Такимъ образомъ кончилось шумное избраніе, которому, неизвѣстно, были ли такъ рады другіе, какъ радъ былъ Бульба: этимъ онъ отомстилъ прежнему кошевому. Къ тому же и Кирдяга былъ старый его товарищъ и бывалъ съ нимъ въ однихъ и тѣхъ же сухопутныхъ и морскихъ походахъ, дѣля суровости и труды боевой жизни. Толпа разбрелась тутъ же праздновать избранье, и поднялась гульня, какой еще не видывали дотолѣ Остапъ и Андрій. Винные шинки были разбиты; медъ, горилка и пиво забиралисъ просто безъ денегъ; шинкари были уже рады и тому, что сами остались цѣлы. Вся ночь прошла въ крикахъ и пѣсняхъ, славившихъ подвиги, — и взошедшій мѣсяцъ долго еще видѣлъ толпы музыкантовъ, проходившихъ по улицамъ, съ бандурами, торбанами, круглыми балалайками, и церковныхъ пѣсенниковъ, которыхъ держали на Сѣчи для пѣнья въ церкви и для восхваленія запорожскихъ дѣлъ. Наконецъ хмѣль и утомленье стали одолѣвать крѣпкія головы.

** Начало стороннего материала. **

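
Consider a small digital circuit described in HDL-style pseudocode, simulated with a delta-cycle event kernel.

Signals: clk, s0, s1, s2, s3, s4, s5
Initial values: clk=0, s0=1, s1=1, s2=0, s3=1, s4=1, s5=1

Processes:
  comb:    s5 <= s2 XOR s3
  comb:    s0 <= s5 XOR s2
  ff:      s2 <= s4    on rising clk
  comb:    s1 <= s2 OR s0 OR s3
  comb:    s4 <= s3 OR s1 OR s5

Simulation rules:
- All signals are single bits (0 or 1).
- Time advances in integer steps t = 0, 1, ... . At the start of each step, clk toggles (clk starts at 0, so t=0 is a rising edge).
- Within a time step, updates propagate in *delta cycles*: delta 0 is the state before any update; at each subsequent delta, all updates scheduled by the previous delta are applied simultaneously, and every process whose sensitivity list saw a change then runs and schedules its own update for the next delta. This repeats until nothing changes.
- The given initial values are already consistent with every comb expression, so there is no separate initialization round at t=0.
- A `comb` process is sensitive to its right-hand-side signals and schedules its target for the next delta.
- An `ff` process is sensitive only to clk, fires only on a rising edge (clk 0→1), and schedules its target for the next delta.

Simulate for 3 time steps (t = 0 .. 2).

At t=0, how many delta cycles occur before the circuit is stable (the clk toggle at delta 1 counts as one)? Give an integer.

4

[bits: s1,s2,s0,s4,s3,clk,s5]
t=0: Δ0=1011101 Δ1=1011111 Δ2=1111111 Δ3=1101110 Δ4=1111110 | 4Δ
t=1: Δ0=1111110 Δ1=1111100 | 1Δ
t=2: Δ0=1111100 Δ1=1111110 | 1Δ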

И видно было, какъ, то тамъ, то въ другомъ мѣстѣ, падалъ на землю казакъ; какъ товарищъ, обнявши товарища, расчувствовавшись и даже заплакавши, валился вмѣстѣ съ нимъ. Тамъ гурьбою улеглась цѣлая куча, тамъ выбиралъ иной, какъ бы получше ему улечься, и легъ прямо на деревянную колоду. Послѣдній, который былъ покрѣпче, еще выводилъ какія-то безсвязныя рѣчи; наконецъ и того подкосила хмельная сила, повалился и тотъ, и заснула вся Сѣчь.